Ford Puts Aston Martin Up For Auction
Ford Motor put Aston Martin up for auction on Thursday as the troubled US carmaker began dismantling its stable of British luxury brands in the face of deep losses in its home market.

Ford has appointed an investment bank to handle the sale of the famous brand, for which it is understood to have penciled in a price of more than $2bn – far higher than the value put on it by financial analysts. It is already in early talks with "interested parties", Ford said, although it could retain a minority stake.

The sale comes as Ford is considering which other brands it should sell to fund restructuring and reduce losses at Premier Automotive Group, its luxury car unit, which lost $162m in the second quarter. The luxury division was supposed to break even this year after losing $100m last year but Ford warned in July that it would again make a loss.

Bill Ford, group chairman and chief executive, said Aston – based in the English midlands – was the "logical" choice for a sale because it had its own dealer network and factories. But he said no decision had been made on whether to sell Aston sister brands Jaguar, Land Rover or Volvo.

Ford has been carrying out a strategic review after losing $1.3bn in the first half of this year, and is also drawing up a new recovery plan to replace the one started in January. Last month it hired Kenneth Leet, a former Goldman Sachs banker, to help consider strategic options.

Aston Martin, famous for sports cars driven by James Bond in films such as Goldfinger and Thunderball never made a profit until 2005, Ulrich Bez, chief executive, said this year. Ford took a controlling stake in 1987 and sales have increased from 46 units in 1992 to 4,500 last year.

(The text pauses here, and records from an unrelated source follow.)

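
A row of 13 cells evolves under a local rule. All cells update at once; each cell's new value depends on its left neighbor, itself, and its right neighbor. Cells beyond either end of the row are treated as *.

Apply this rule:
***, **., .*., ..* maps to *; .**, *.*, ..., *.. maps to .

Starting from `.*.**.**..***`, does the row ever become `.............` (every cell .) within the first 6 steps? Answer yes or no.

no

.*..*..*.*.**
.*.**.**.*..*
.*..*..*.*.*.
.*.**.**.*.*.
.*..*..*.*.*.  (repeats step 3; period 2)
step 6: .*.**.**.*.*.
step 6 is .*.**.**.*.*., still not uniform .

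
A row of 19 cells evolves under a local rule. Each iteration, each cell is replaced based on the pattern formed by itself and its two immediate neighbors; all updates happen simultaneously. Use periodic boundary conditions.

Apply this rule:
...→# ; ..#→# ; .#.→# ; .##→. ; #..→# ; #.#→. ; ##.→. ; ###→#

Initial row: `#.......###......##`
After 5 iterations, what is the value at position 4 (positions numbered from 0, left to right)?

.#######.#.######.#
..#####..#..####..#
##.###.#####.##.###
#...#...###......##
.#######.#.######.#
position 4 holds #

#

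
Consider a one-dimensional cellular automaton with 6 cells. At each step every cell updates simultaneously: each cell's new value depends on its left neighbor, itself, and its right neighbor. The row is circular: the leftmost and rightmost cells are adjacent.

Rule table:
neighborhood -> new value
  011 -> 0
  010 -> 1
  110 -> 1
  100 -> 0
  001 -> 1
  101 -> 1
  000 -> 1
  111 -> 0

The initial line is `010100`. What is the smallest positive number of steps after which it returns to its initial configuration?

111101
000110
111010
001111
010001
110111
011000
101011
111100
000101
011111
100001
101110
110011
010100

15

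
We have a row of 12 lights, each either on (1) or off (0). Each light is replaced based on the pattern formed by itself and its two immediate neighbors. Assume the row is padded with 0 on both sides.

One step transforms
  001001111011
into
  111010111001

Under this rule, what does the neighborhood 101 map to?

At position 9 the neighborhood is 101; the next row has 0 there.

0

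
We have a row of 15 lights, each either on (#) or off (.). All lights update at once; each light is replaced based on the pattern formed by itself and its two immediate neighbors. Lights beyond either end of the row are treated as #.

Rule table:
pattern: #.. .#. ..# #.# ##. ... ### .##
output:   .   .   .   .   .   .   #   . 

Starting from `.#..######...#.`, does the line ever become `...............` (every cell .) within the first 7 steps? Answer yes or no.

yes

.....####......
......##.......
...............
all cells are . at step 3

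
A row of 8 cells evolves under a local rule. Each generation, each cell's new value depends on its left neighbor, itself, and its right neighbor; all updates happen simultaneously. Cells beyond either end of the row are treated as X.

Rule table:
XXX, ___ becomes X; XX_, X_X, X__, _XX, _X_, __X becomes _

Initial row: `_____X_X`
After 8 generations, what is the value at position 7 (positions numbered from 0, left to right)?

_XXX____
__X__XX_
________
_XXXXXX_
__XXXX__
___XX___
_X____X_
___XX___
position 7 holds _

_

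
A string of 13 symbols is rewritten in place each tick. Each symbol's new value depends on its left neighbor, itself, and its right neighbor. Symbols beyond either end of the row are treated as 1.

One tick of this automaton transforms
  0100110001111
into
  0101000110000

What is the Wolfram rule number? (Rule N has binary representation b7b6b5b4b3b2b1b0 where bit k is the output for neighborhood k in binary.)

position 10: 111 → 0  (bit 7 = 0)
position 5: 110 → 0  (bit 6 = 0)
position 0: 101 → 0  (bit 5 = 0)
position 2: 100 → 0  (bit 4 = 0)
position 4: 011 → 0  (bit 3 = 0)
position 1: 010 → 1  (bit 2 = 1)
position 3: 001 → 1  (bit 1 = 1)
position 7: 000 → 1  (bit 0 = 1)
bits b7..b0 = 00000111 = 7

7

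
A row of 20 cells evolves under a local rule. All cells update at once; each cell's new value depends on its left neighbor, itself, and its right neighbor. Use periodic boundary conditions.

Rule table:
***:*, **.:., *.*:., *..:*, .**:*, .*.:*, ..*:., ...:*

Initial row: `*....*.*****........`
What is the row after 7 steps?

****.*.****.*******.
***..*.***..******..
**.*.*.**.*.*****.*.
*..*.*.*..*.****..*.
**.*.*.**.*.***.*.*.
*..*.*.*..*.**..*.*.
**.*.*.**.*.*.*.*.*.

**.*.*.**.*.*.*.*.*.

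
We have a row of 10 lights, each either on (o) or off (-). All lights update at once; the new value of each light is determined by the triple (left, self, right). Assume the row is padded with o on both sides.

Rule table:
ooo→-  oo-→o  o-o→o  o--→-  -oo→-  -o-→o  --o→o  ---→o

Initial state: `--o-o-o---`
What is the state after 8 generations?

-o---oooo-

generation 1: -oooooo-oo
generation 2: o-----oo--
generation 3: o-oooo-o-o
generation 4: oo---oooo-
generation 5: -o-oo---oo
generation 6: ooo-o-oo--
generation 7: --oooo-o-o
generation 8: -o---oooo-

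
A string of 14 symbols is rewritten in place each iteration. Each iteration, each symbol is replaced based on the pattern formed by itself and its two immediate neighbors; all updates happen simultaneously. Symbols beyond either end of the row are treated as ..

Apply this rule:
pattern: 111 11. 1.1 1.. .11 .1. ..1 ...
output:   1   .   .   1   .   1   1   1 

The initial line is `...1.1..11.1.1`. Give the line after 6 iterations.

111111111...11

1111.111...1.1
.11...1.1111.1
1..1111..11..1
111.11.11..111
.1.......11.1.
111111111...11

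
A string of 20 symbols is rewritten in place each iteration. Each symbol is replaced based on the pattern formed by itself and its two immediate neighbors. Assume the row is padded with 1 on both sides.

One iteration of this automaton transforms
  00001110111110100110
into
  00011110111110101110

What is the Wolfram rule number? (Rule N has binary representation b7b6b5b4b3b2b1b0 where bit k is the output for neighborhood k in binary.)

206

position 5: 111 → 1  (bit 7 = 1)
position 6: 110 → 1  (bit 6 = 1)
position 7: 101 → 0  (bit 5 = 0)
position 0: 100 → 0  (bit 4 = 0)
position 4: 011 → 1  (bit 3 = 1)
position 14: 010 → 1  (bit 2 = 1)
position 3: 001 → 1  (bit 1 = 1)
position 1: 000 → 0  (bit 0 = 0)
bits b7..b0 = 11001110 = 206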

Ford has been in talks for more than a month with Jac Nasser, its former chief executive and now a partner at One Equity, the private equity arm of JPMorgan. Mr Nasser has discussed several options for buying premium brands from Ford but talks are at an early stage, according to people familiar with the situation.

Sir Anthony Bamford, owner of JCB, the UK earth-moving equipment company, said last week he would like to buy Jaguar but yesterday said he had no interest in Aston Martin. BMW also said it was not interested.

Philippe Houchois, motor analyst at JPMorgan, estimated Aston's value at about €400m ($510m) and said the future of the lossmaking Jaguar name was more important.

Valuation of Aston is difficult because its most recent published results were for 2004, when it made a loss of £8.5m.

British limousine maker Bentley was sold to Volkswagen for £430m in 1998, while Fiat recently put a valuation of €5bn on its Ferrari sports car unit, which sold about 5,500 cars last year.